Como fortalezas deste espaço, as gestoras apontaram melhoria nas relações interprofissionais e na articulação com a gestão, com impactos no cuidado e nos indicadores hospitalares. Essa prática é considerada potencializadora da mudança do modelo de atenção pela contribuição dos diversos profissionais, viabilizando ações de cuidado mais resolutivas e humanizadas (Cardoso & Hennington, 2011); assim, se houver valorização por parte dos gestores, as equipes tendem a conduzir o trabalho de forma mais engajada, tornando as reuniões de equipe um momento de crescimento, com melhoria dos processos de trabalho (Organização Mundial de Saúde, 2010).
5 Conclusões
Considerando a pesquisa qualitativa, a coleta dos dados por meio do Grupo Focal oportunizou ao grupo reflexões que os possibilitaram elencar estratégias de enfrentamento a obstáculos e benefícios do processo de reunião de equipe. Com relação ao grupo de gestoras, a técnica de entrevista semiestruturada propiciou reflexões sobre sua importância no movimento de reunião de equipe por meio de um acompanhamento dinâmico, estratégico e acolhedor, com valorização deste processo de construção.

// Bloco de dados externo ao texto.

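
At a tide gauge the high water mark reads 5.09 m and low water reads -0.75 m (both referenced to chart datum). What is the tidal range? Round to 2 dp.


Tidal range = High water - Low water
Tidal range = 5.09 - (-0.75)
Tidal range = 5.84 m

5.84


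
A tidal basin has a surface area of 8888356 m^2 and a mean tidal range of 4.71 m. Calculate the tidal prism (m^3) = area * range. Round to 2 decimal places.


Tidal prism = Area * Tidal range
P = 8888356 * 4.71
P = 41864156.76 m^3

41864156.76


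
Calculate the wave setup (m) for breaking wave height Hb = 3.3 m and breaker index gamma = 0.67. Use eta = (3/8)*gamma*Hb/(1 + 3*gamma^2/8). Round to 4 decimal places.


eta = (3/8) * gamma * Hb / (1 + 3*gamma^2/8)
Numerator = (3/8) * 0.67 * 3.3 = 0.829125
Denominator = 1 + 3*0.67^2/8 = 1 + 0.168338 = 1.168338
eta = 0.829125 / 1.168338
eta = 0.7097 m

0.7097


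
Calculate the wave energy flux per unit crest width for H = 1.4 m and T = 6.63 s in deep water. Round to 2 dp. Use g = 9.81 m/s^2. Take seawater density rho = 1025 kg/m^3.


P = rho * g^2 * H^2 * T / (32 * pi)
P = 1025 * 9.81^2 * 1.4^2 * 6.63 / (32 * pi)
P = 1025 * 96.2361 * 1.9600 * 6.63 / 100.53096
P = 12750.63 W/m

12750.63


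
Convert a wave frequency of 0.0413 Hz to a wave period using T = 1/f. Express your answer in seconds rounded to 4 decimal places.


T = 1 / f
T = 1 / 0.0413
T = 24.2131 s

24.2131


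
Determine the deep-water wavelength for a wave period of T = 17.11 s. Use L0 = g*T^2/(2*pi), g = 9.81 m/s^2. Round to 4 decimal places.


L0 = g * T^2 / (2 * pi)
L0 = 9.81 * 17.11^2 / (2 * pi)
L0 = 9.81 * 292.7521 / 6.28319
L0 = 2871.8981 / 6.28319
L0 = 457.0768 m

457.0768


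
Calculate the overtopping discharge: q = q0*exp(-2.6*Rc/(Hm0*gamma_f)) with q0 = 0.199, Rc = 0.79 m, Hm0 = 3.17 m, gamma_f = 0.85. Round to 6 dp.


q = q0 * exp(-2.6 * Rc / (Hm0 * gamma_f))
Exponent = -2.6 * 0.79 / (3.17 * 0.85)
= -2.6 * 0.79 / 2.6945
= -0.762294
exp(-0.762294) = 0.466595
q = 0.199 * 0.466595
q = 0.092852 m^3/s/m

0.092852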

Os profissionais e as gestoras entendem como muito importante a manutenção e a ampliação do espaço da reunião de equipe, considerado referência para o processo de trabalho em grupo, pois poderão ressignificar suas ações para que a formação interprofissional seja inerente à prática verdadeiramente colaborativa, com maior resolutividade das intervenções, e também compreendem que a participação dos estudantes é importante para o entendimento da integralidade do cuidado e o fortalecimento da formação. Entretanto, identificam entraves em todo o processo, como o modelo biomédico e a comunicação disfuncional. Para potencializar este espaço, é necessário fortalecer a integração entre todos os sujeitos envolvidos, gestão, assistência, população e academia, com foco na integralidade do cuidado ao usuário.